Tak Sepakat Cukai Tembakau Naik, Serikat Pekerja Kirim Surat ke Jokowi

Tak Sepakat Cukai Tembakau Naik, Serikat Pekerja Kirim Surat ke Jokowi

Tim detikFinance - detikBali
Sabtu, 27 Agu 2022 19:06 WIB
Para petani menjemur tembakau rajangan di halaman parkir Pasar Hewan Desa Jelok, Kecamatan Cepogo, Kabupaten Boyolali, Sabtu (13/8/2022).
Ilustrasi para petani menjemur tembakau. (Foto: Jarmaji/detikJateng)
Bali -

Federasi Serikat Pekerja Rokok, Tembakau, Makanan dan Minuman (FSP RTMM) SPSI mengirim surat ke Presiden Joko Widodo. Surat tersebut merespons rencana kenaikan tarif cukai hasil tembakau (CHT) 2023 yang hendak dilakukan pemerintah. FSP RTMM SPSI menilai CHT 2023 bakal berdampak pada penurunan kesejahteraan para pekerja di industri hasil tembakau (IHT).

Ketua Umum Federasi Serikat Pekerja Rokok, Tembakau, Makanan dan Minuman (FSP RTMM) SPSI Sudarto meminta pemerintah tidak menaikan tarif CHT pada 2023. Ia menyebut kenaikan CHT yang terjadi tiap tahun telah menyebabkan puluhan ribu pekerja di sektor IHT dirumahkan bahkan kehilangan pekerjaan.
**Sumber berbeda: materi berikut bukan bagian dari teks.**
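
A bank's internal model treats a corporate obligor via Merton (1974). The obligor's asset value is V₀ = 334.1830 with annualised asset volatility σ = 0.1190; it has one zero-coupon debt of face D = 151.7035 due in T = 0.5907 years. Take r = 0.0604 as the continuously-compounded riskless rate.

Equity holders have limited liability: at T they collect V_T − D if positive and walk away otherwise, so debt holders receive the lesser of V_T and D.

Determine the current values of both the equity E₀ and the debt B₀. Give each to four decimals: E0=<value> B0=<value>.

d₁ = [ln(V₀/D) + (r + σ²/2)T] / (σ√T)
   = [ln(334.1830/151.7035) + (0.0604 + 0.5·0.1190²)·0.5907] / (0.1190·√0.5907)
   = [0.789761 + 0.039861] / 0.091460 = 9.070883
d₂ = d₁ − σ√T = 9.070883 − 0.091460 = 8.979423
N(d₁) = 1.000000,  N(d₂) = 1.000000,  e^(−rT) = 0.964951
E₀ = V₀·N(d₁) − D·e^(−rT)·N(d₂)
   = 334.1830·1.000000 − 151.7035·0.964951·1.000000 = 187.796603
B₀ = V₀ − E₀ = 334.1830 − 187.796603 = 146.386397

E0=187.7966 B0=146.3864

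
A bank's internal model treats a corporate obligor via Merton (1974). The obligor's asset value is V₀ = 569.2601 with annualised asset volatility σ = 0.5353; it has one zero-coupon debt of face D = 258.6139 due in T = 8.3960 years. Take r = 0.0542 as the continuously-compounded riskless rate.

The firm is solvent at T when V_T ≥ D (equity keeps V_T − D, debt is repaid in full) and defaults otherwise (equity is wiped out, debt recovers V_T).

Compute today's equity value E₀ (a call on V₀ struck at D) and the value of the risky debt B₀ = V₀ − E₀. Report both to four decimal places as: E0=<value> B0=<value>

d₁ = [ln(V₀/D) + (r + σ²/2)T] / (σ√T)
   = [ln(569.2601/258.6139) + (0.0542 + 0.5·0.5353²)·8.3960] / (0.5353·√8.3960)
   = [0.789001 + 1.657984] / 1.551077 = 1.577603
d₂ = d₁ − σ√T = 1.577603 − 1.551077 = 0.026526
N(d₁) = 0.942672,  N(d₂) = 0.510581,  e^(−rT) = 0.634408
E₀ = V₀·N(d₁) − D·e^(−rT)·N(d₂)
   = 569.2601·0.942672 − 258.6139·0.634408·0.510581 = 452.855987
B₀ = V₀ − E₀ = 569.2601 − 452.855987 = 116.404113

E0=452.8560 B0=116.4041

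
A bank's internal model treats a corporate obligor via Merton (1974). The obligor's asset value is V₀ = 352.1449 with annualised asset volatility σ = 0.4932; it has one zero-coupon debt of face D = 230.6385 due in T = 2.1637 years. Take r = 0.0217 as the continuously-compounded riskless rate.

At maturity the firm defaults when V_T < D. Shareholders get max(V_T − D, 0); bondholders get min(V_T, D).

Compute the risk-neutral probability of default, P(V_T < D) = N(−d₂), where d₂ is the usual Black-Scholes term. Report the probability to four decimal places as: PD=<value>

d₁ = [ln(V₀/D) + (r + σ²/2)T] / (σ√T)
   = [ln(352.1449/230.6385) + (0.0217 + 0.5·0.4932²)·2.1637] / (0.4932·√2.1637)
   = [0.423191 + 0.310108] / 0.725474 = 1.010787
d₂ = d₁ − σ√T = 1.010787 − 0.725474 = 0.285314
risk-neutral PD = N(−d₂) = N(-0.285314) = 0.387702

PD=0.3877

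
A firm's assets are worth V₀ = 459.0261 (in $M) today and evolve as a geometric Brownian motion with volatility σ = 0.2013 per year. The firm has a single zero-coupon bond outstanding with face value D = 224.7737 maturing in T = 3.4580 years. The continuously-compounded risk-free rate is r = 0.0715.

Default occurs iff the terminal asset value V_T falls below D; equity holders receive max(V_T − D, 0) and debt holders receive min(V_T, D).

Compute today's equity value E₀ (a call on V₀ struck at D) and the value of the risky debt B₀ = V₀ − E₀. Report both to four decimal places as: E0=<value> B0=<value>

E0=283.6593 B0=175.3668

d₁ = [ln(V₀/D) + (r + σ²/2)T] / (σ√T)
   = [ln(459.0261/224.7737) + (0.0715 + 0.5·0.2013²)·3.4580] / (0.2013·√3.4580)
   = [0.714013 + 0.317309] / 0.374331 = 2.755104
d₂ = d₁ − σ√T = 2.755104 − 0.374331 = 2.380773
N(d₁) = 0.997066,  N(d₂) = 0.991362,  e^(−rT) = 0.780948
E₀ = V₀·N(d₁) − D·e^(−rT)·N(d₂)
   = 459.0261·0.997066 − 224.7737·0.780948·0.991362 = 283.659263
B₀ = V₀ − E₀ = 459.0261 − 283.659263 = 175.366837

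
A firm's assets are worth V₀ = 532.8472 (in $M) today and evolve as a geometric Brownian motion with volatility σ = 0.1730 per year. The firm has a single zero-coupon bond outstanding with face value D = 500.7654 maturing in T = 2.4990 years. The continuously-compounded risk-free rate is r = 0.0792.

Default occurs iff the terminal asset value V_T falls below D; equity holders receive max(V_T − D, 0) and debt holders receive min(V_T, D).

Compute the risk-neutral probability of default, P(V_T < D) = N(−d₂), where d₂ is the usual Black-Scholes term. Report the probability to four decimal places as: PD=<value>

d₁ = [ln(V₀/D) + (r + σ²/2)T] / (σ√T)
   = [ln(532.8472/500.7654) + (0.0792 + 0.5·0.1730²)·2.4990] / (0.1730·√2.4990)
   = [0.062097 + 0.235317] / 0.273482 = 1.087508
d₂ = d₁ − σ√T = 1.087508 − 0.273482 = 0.814025
risk-neutral PD = N(−d₂) = N(-0.814025) = 0.207815

PD=0.2078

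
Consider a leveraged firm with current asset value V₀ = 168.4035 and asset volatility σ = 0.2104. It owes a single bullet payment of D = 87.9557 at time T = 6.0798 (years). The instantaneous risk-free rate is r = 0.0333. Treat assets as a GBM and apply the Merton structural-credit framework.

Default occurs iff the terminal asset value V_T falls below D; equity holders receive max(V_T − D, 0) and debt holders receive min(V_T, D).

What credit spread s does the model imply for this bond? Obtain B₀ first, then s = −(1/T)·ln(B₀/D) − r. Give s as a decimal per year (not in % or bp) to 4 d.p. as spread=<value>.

spread=0.0027

d₁ = [ln(V₀/D) + (r + σ²/2)T] / (σ√T)
   = [ln(168.4035/87.9557) + (0.0333 + 0.5·0.2104²)·6.0798] / (0.2104·√6.0798)
   = [0.649530 + 0.337028] / 0.518789 = 1.901657
d₂ = d₁ − σ√T = 1.901657 − 0.518789 = 1.382868
N(d₁) = 0.971392,  N(d₂) = 0.916647,  e^(−rT) = 0.816721
E₀ = V₀·N(d₁) − D·e^(−rT)·N(d₂)
   = 168.4035·0.971392 − 87.9557·0.816721·0.916647 = 97.738175
B₀ = V₀ − E₀ = 168.4035 − 97.738175 = 70.665325
spread = −(1/T)·ln(B₀/D) − r = −(1/6.0798)·ln(70.665325/87.9557) − 0.0333 = 0.00270090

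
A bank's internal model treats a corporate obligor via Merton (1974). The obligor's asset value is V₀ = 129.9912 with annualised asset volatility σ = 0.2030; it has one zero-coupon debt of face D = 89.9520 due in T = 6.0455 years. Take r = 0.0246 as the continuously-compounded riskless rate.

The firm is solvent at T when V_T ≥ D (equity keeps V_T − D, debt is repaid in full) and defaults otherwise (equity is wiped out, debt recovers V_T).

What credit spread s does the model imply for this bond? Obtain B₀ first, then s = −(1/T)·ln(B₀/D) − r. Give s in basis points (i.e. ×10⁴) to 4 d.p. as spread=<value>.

d₁ = [ln(V₀/D) + (r + σ²/2)T] / (σ√T)
   = [ln(129.9912/89.9520) + (0.0246 + 0.5·0.2030²)·6.0455] / (0.2030·√6.0455)
   = [0.368191 + 0.273284] / 0.499128 = 1.285189
d₂ = d₁ − σ√T = 1.285189 − 0.499128 = 0.786061
N(d₁) = 0.900637,  N(d₂) = 0.784084,  e^(−rT) = 0.861811
E₀ = V₀·N(d₁) − D·e^(−rT)·N(d₂)
   = 129.9912·0.900637 − 89.9520·0.861811·0.784084 = 56.291401
B₀ = V₀ − E₀ = 129.9912 − 56.291401 = 73.699799
spread = −(1/T)·ln(B₀/D) − r = −(1/6.0455)·ln(73.699799/89.9520) − 0.0246 = 0.00836272
in basis points: 0.00836272 × 10⁴ = 83.6272 bp

spread=83.6272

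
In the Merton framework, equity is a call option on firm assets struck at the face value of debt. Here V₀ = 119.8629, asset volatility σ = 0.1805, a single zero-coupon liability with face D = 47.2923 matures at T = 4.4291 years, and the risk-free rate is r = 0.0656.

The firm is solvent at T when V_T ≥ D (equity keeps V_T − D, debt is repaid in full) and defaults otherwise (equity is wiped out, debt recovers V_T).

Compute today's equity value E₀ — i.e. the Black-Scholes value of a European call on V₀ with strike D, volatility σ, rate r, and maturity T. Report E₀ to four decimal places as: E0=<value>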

"Kami sangat khawatir atas kenaikan tarif cukai hasil tembakau yang sangat tinggi. Hal ini akan membahayakan IHT, khususnya Sigaret Kretek Tangan (SKT) yang padat karya, yang merupakan sawah ladang mayoritas tempat bekerja para anggota kami, sebagai tempat mencari nafkah untuk memenuhi kebutuhan kehidupan keluarganya sehari-hari," katanya, Sabtu (27/8/2022) dikutip dari detikFinance.

SCROLL TO CONTINUE WITH CONTENT

Sudarto membeberkan, sepanjang 10 tahun terakhir, kenaikan cukai tembakau telah menimbulkan pengurangan pekerja. "Dalam kurun waktu 10 tahun terakhir, anggota kami berkurang sebanyak 60.889 orang, dan mayoritas adalah pekerja SKT yang didominasi perempuan dengan pendidikan yang terbatas," ujarnya.

"Kami memohon kepada pemerintah untuk melindungi IHT sektor padat karya dengan tidak menaikkan tarif cukai hasil tembakau dan harga jual rokok pada 2023, terutama sigaret kretek tangan (SKT)," ujarnya.

ADVERTISEMENT

Dia meminta pemerintah agar berhati-hati ketika menetapkan kebijakan cukai. Sebab, kebijakan tersebut berdampak langsung pada industri. Termasuk pula mempengaruhi kesejahteraan pekerja hingga kepastian kelangsungan pekerjaan bagi pekerja.

"Industri harus tumbuh dan berkembang karena harus menghidupi pekerjanya untuk mendapat penghasilan kehidupan yang layak setiap tahun. Industri digencet terus sementara penerimaan negara diminta tinggi itu tidak rasional, buruh ditekan dan petani juga rugi," katanya

Dia berharap pemerintah dapat melibatkan seluruh pemangku kepentingan IHT, mulai dari pekerja, pengusaha, dan petani dalam proses penyusunan kebijakan.
Terlebih menurutnya saat ini industri tembakau tidak hanya menerima tekanan dari kebijakan cukai, tetapi juga desakan dari organisasi antitembakau.

"Desakan dari organisasi antitembakau yang terindikasi dikendalikan dan disokong oleh berbagai lembaga asing, yang memposisikan seolah produk hasil tembakau menjadi produk ilegal yang patut diduga ingin mematikan IHT di Indonesia," katanya.